For most of the calendar year, Dean and Hazel Mason spend part of weekday mornings and afternoons helping children get to and from school safely.
Donning reflective vests, the crossing guards watch for speeders and distracted drivers as they get students across the street. They also form relationships with the families they encounter.
It’s a job in which they take pleasure.
“I enjoy knowing exactly what I’m going to do every day and helping kids, keeping them safe,” Mason said.
Mrs. Mason, 78, said the job was easy and added income after she was sick with lymphoma.
She also said she loves children.
“We love children. We enjoy it in our later years. We have our home. We have our (own) children, but this is something extra. It fills our time plus it’s extra money,” she said.
The Masons are among the crossing guards who will return to their duties Aug. 25, the first day of school for Tyler ISD. Mason is a crossing guard at Jack Elementary School, while his wife is a crossing guard at Owens Elementary School.
They work for 90 minutes in the morning and 90 minutes in the afternoon.
Mason, 71, said he’s always relieved to go back to work as a crossing guard. He said his other job as an electrician is hard work and keeps him busy, especially during the summertime when it’s his full-time work, and working as a crossing guard cuts back on his hours as an electrician.
His wife also said she is ready to return to the job.
Mason became a crossing guard in 2002 after retiring from a full-time position with the city.
He said he mostly did it for the extra income, as he was too young to draw Social Security. Mrs. Mason learned of an open crossing guard position through her husband and agreed to take the job, which she’s done on and off since the early 2000s.
While on crossing guard duty, Mason said he must watch all the time, and there have been some incidents in which a driver didn’t slow down and disregarded the stop sign he was holding. Drivers on their cell phones also pose trouble.
“It’s just a hectic place. There’s a lot of traffic where I’m at, from at least three directions,” Mason said.

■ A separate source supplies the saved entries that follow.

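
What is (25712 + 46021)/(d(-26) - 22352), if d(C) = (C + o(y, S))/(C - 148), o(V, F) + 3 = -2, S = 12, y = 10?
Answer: -12481542/3889217 ≈ -3.2093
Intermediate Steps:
o(V, F) = -5 (o(V, F) = -3 - 2 = -5)
d(C) = (-5 + C)/(-148 + C) (d(C) = (C - 5)/(C - 148) = (-5 + C)/(-148 + C))
(25712 + 46021)/(d(-26) - 22352) = (25712 + 46021)/((-5 - 26)/(-148 - 26) - 22352) = 71733/(-31/(-174) - 22352) = 71733/(-1/174*(-31) - 22352) = 71733/(31/174 - 22352) = 71733/(-3889217/174) = 71733*(-174/3889217) = -12481542/3889217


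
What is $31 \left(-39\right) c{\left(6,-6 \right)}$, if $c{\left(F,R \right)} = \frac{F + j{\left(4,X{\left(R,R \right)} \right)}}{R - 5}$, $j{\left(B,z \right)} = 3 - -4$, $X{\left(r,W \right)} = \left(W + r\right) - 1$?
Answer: $\frac{15717}{11} \approx 1428.8$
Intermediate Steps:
$X{\left(r,W \right)} = -1 + W + r$
$j{\left(B,z \right)} = 7$ ($j{\left(B,z \right)} = 3 + 4 = 7$)
$c{\left(F,R \right)} = \frac{7 + F}{-5 + R}$ ($c{\left(F,R \right)} = \frac{F + 7}{R - 5} = \frac{7 + F}{-5 + R}$)
$31 \left(-39\right) c{\left(6,-6 \right)} = 31 \left(-39\right) \frac{7 + 6}{-5 - 6} = - 1209 \frac{1}{-11} \cdot 13 = - 1209 \left(\left(- \frac{1}{11}\right) 13\right) = \left(-1209\right) \left(- \frac{13}{11}\right) = \frac{15717}{11}$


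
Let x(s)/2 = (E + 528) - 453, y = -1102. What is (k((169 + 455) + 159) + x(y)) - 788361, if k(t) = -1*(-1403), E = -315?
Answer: -787438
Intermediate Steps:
k(t) = 1403
x(s) = -480 (x(s) = 2*((-315 + 528) - 453) = 2*(213 - 453) = 2*(-240) = -480)
(k((169 + 455) + 159) + x(y)) - 788361 = (1403 - 480) - 788361 = 923 - 788361 = -787438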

Mrs. Mason also talked about drivers, saying there are a lot of speeders out there, and the parents depend on her to get their kids across the street.
“We have some beautiful children that cross the street who deserve to be safe going to school as well as playing in their yard (at home),” she said.
Mrs. Mason said her favorite part of the job is when parents walk down to the corner, and while she’s helping their children, they talk to her and thank her for what she does.
She also said children speak to her, tell her “Good Morning” and have a smile on their face.
Mason said he and his wife live in close proximity to both schools, so he, too, knows kids’ families and receives gratitude for his help.
“They all know us,” Mrs. Mason said. “We love the kids. They hug you. They always say ‘Thank you.’”
Still, she said, the weather can sometimes be a challenge.
Aside from their crossing guard duties, the couple in 2006 started the Mission House in Bullard — a ministry that entails a food pantry, clothes closet and clinic for uninsured people.
At the age of 16, Mrs. Mason married and had four children with her first husband. She later divorced, received her GED and went on to raise the four children by herself. She worked for several places in Tyler until she had her own shop, Hazel’s Beauty Salon, which she owned for nearly 40 years.
She didn’t meet Mason until she started attending Glenwood United Methodist Church, where she was over missions for seven years. The couple, married in 1997, eventually began attending the First United Methodist Church in Bullard, where Mrs. Mason was asked to take on missions.
But their life was disrupted in 2003 when Mrs. Mason received her lymphoma diagnosis.
She faced her diagnosis, going through chemotherapy and surgeries, and in 2004, when she went into remission, the Masons started working with missions in the church.
In addition to the Mission House, Mrs. Mason and her husband pick up good furniture from people who no longer need it and donate it to people who do. They also purchase school supplies for children.